Ok. The wall will be 16" high max. even with a natural stone cap the weight will be less than a couple hundred pounds per linear foot.


----------



## Tinstaafl (Jan 6, 2008)

Those pics don't show nearly enough of the layout to say if a "wavy" wall would be better than straight. More pics along with a lot drawing would help.


----------



## slowsol (Aug 27, 2005)

dom-mas said:


> Ok. The wall will be 16" high max. even with a natural stone cap the weight will be less than a couple hundred pounds per linear foot.


Agreed. We pour footings for buildings that are only 14" wide.


----------



## dom-mas (Nov 26, 2011)

well footings are supposed to be 2x the width of the wall they're supporting and at least as thick as the width of the wall (not exactly right but I'd have to look at the code again) If you were using a 6" block the 14" footing would be more than adequate.


----------



## shmo (Jun 11, 2011)

I really appreciate all the input.

With that said, I am wondering if most of you think I am headed down the wrong road.
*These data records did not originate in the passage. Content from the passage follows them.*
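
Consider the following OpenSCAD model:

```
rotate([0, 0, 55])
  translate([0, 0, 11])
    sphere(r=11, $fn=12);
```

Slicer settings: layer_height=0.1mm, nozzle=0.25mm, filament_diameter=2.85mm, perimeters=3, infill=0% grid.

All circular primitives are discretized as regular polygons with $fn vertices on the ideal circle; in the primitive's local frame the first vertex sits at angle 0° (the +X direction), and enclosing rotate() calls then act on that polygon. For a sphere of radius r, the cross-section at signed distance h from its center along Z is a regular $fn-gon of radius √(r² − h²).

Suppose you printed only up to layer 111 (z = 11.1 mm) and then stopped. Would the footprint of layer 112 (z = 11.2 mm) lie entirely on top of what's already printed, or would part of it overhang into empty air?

Compare the two slices. At z = 11.1: the r=11 sphere slices to a regular 12-gon of circumradius 11.000 (√(r²−h²) with h=0.1 from center) (area = (12/2)·11.000²·sin(360°/12) = 362.97 mm²); (rotated 55° about Z; rotation is an isometry so areas/perimeters/island counts are preserved). At z = 11.2: the r=11 sphere slices to a regular 12-gon of circumradius 10.998 (√(r²−h²) with h=0.2 from center) (area = (12/2)·10.998²·sin(360°/12) = 362.88 mm²); (rotated 55° about Z; rotation is an isometry so areas/perimeters/island counts are preserved). Checking containment: the cross-section at z = 11.2 is a subset of the cross-section at z = 11.1.

entirely on top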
Slowsol mentioned that a wall like I was intending to build would look weird in that location. JBM also mentioned that he would personally not put something so permanent in that location.

I'll be honest, the main reason I considered this type of build was the fact that I wanted the wall to look somewhat cohesive with the rest of the house. How better than to use the exact same stone veneer that's used on the house itself, I thought. I also want something that looks a little higher end than a cheap stack block. perhaps a tumbled look would work for me, or maybe something else. I am just not sure. Another thing I do not want to end up with is a hodge podge of different masonry. I already have the stone veneer on the house, as well as a stamped and colored concrete on the drive and walk. I don't want my house to end up being the equivalent of wearing plaid pants with my Hawaiian shirt. Apparently my wife says I shouldn't do that anymore.:whistling

I have looked online at Allen block and some other block, but at my local yard there isn't all that much to choose from.I do have a Lowes and a **** Depot nearby, but I have not looked into which brands they carry. If anyone has a suggestion of something that will fit into my criteria, I would be all ears.

I'll take some better pics of the location and post them ASAP

Thanks again,

SHMO


----------



## shmo (Jun 11, 2011)

Well, "ASAP" turned into a few days. 

Anyway, here are a couple pics that show the entire area a little better.


----------



## Tinstaafl (Jan 6, 2008)

I'm no designer, but from those pics I'd go with a straight wall, with no lumpy bits.


----------